Government nominates judges as judiciary Bill moves slowly
Shane Ross wants reform of selection process as he believes bench is marred by ‘cronyism’
Minister for Justice Charlie Flanagan: has clashed with Shane Ross on occasion. Photograph: Gareth Chaney/Collins
The Government agreed to nominate several more judges at its Cabinet meeting on Tuesday, filling vacancies in the the High Court, the Circuit Court and the District Court.
The names of the nominees will now be forwarded for official appointment by the President.
Three new judges have been nominated for appointment to the High Court including senior counsel Teresa Pilkington and solicitor Michael Quinn, while the Government agreed it would nominate Senan Allen to the court when Judge Patrick McCarthy moves to the Court of Appeal.
Ms Pilkington and Mr Allen are senior counsel practising in the Law Library in Dublin, while Mr Quinn is a partner in the litigation department of William Fry, one of the country’s largest firms of solicitors.
In addition the Government decided that solicitor James McCourt will be appointed to the Circuit Court on the retirement of Judge Michael O’Shea later this month, while solicitor Eirinn McKiernan is to be appointed to the District Court.
The nominations were made by the Government after it received lists of suitable candidates from the Judicial Appointments Advisory Board.
Judicial appointments have been a difficult subject for the coalition Government, with the Minister for Transport Shane Ross blocking appointments on a number of occasions because of his frustration at the slow pace of new laws and procedures for appointing judges.
However, Mr Ross backed down on each occasion when told that the Government needed to appoint judges to ensure the smooth running of the court.

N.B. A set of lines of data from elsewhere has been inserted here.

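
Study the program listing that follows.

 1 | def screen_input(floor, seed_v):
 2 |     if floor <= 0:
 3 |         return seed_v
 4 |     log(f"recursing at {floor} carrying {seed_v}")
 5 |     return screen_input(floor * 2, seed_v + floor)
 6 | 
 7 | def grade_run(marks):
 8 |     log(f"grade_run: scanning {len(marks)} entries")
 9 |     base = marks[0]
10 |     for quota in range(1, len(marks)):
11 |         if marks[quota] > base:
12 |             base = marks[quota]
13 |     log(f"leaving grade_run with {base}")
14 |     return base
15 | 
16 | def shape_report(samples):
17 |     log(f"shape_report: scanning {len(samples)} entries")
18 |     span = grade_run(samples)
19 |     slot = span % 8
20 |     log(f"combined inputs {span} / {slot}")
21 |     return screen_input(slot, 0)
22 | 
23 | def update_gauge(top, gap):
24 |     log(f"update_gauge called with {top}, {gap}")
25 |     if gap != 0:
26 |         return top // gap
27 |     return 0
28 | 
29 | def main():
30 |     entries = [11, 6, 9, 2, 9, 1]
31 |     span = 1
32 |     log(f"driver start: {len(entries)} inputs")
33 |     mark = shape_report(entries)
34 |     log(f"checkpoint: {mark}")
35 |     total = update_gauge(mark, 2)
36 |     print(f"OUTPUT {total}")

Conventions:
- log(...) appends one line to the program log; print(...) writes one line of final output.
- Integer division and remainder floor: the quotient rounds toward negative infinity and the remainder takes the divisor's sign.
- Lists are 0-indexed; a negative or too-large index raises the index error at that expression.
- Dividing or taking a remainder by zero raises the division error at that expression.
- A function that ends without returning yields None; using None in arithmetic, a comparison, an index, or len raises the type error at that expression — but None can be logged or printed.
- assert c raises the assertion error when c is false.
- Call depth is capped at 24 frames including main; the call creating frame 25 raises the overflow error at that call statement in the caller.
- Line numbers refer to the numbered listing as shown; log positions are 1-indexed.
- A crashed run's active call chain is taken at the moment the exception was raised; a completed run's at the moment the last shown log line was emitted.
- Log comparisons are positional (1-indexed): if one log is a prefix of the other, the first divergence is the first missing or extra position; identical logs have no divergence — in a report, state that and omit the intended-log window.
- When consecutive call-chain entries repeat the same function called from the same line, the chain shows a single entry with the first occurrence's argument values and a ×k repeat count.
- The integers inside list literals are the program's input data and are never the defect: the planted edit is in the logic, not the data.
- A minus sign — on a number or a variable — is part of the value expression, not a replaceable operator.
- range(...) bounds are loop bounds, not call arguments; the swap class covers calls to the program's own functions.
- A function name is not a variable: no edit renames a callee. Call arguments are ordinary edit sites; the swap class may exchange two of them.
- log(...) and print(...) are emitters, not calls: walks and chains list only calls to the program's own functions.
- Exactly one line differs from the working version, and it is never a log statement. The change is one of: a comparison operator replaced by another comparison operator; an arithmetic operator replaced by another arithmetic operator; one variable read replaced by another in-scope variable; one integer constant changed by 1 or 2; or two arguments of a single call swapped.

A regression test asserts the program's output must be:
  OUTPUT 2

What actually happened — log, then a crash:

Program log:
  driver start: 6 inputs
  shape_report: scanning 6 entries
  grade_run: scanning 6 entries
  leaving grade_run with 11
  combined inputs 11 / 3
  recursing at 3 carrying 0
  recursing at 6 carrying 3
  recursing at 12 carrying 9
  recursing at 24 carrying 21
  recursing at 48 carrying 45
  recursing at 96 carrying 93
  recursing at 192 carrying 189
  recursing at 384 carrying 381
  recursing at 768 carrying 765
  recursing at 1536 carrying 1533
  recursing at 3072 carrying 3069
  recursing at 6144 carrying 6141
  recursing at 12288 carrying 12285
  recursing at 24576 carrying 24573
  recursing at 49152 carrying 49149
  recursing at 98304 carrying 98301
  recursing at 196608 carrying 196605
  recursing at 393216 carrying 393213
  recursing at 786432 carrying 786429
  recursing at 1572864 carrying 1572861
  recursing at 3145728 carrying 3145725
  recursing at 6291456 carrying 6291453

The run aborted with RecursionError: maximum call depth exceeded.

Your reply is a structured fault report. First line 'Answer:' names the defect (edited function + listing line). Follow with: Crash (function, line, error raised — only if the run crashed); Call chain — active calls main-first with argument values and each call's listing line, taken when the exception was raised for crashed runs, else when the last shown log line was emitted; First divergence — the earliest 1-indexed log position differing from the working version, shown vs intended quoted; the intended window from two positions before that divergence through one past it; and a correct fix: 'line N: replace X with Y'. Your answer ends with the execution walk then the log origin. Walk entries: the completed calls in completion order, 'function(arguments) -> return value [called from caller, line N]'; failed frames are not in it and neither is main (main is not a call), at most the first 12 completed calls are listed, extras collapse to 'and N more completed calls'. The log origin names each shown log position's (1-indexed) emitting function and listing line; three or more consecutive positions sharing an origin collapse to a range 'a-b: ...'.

Answer: the defect is in screen_input at line 5.
Core observation: The earliest visible damage is log position 7 — 'recursing at 6 carrying 3' rather than the intended 'recursing at 1 carrying 3'.
Crash: screen_input, line 5, RecursionError.
Call chain: main -> shape_report([11, 6, 9, 2, 9, 1]) (called at line 33) -> screen_input(3, 0) (called at line 21) -> screen_input(6, 3) (called at line 5) ×21.
First divergence: position 7; shown 'recursing at 6 carrying 3' vs intended 'recursing at 1 carrying 3'.
Intended log window:
  5: combined inputs 11 / 3
  6: recursing at 3 carrying 0
  7: recursing at 1 carrying 3
  8: checkpoint: 4
Execution walk:
  grade_run([11, 6, 9, 2, 9, 1]) -> 11  [called from shape_report, line 18]
Log origins:
  1: logged in main at line 32
  2: logged in shape_report at line 17
  3: logged in grade_run at line 8
  4: logged in grade_run at line 13
  5: logged in shape_report at line 20
  6-27: logged in screen_input at line 4
A correct fix: line 5: replace `*` with `-`.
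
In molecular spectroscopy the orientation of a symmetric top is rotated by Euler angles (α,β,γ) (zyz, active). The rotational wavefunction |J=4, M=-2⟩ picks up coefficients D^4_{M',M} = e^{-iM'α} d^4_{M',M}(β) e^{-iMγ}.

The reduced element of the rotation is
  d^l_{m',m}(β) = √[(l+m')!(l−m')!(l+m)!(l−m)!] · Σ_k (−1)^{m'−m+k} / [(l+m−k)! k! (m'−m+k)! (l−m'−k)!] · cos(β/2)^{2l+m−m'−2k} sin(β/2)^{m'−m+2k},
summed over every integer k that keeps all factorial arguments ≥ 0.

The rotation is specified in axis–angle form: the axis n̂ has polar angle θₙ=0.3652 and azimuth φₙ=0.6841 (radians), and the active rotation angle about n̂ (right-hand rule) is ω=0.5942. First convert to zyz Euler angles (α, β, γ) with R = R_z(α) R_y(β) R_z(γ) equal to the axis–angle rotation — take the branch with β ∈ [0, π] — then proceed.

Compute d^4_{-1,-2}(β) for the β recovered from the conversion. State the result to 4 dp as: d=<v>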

The Independent Alliance says that it only considers judicial appointments on a “case-by-case basis”. It is understood Mr Ross was consulted before the names were brought to the Cabinet.
Government sources said Mr Ross was notified of the names ahead of other Ministers and could assess them before the memo was officially brought to the meeting.
However, in a statement that points to the underlying tensions in Government, the Minister for Justice Charlie Flanagan – who has clashed with Mr Ross on occasion – issued a statement pointedly referring to the fact that “since 2016 there has been 39 judicial appointments”.
Mr Flanagan said that the appointments “underline the Government’s commitment to ensuring that vacancies in the courts are filled in a timely manner so that the courts have all the necessary judges to ensure access to justice” – likely to be interpreted as a rebuke to Mr Ross.
New legislation, which sets up a new commission to recommend judges for nomination by the Government, is making its way through the Seanad. The Government spokesman said it was intended to pass finally through the Oireachtas this week before the Dáil rises for the summer recess.
It needs to conclude there before it returns to the Dáil before Friday’s recess.
In his statement, Mr Flanagan said: “I note the good progress made in the Judicial Appointments Commission Bill, which is currently in the Seanad.”
Mr Ross wants to reform the way judges are selected because he believes the bench is marred by “cronyism” and that politicians have been appointing “their friends” as judges for years. Judges have strongly rejected his repeated criticisms. Many senior Fine Gael figures are also incensed at Mr Ross’s attitude to the judiciary.
Mr Ross has accused lawyers of opposing the Bill in the Dáil and Seanad because it “disturbs their cosy way of life”.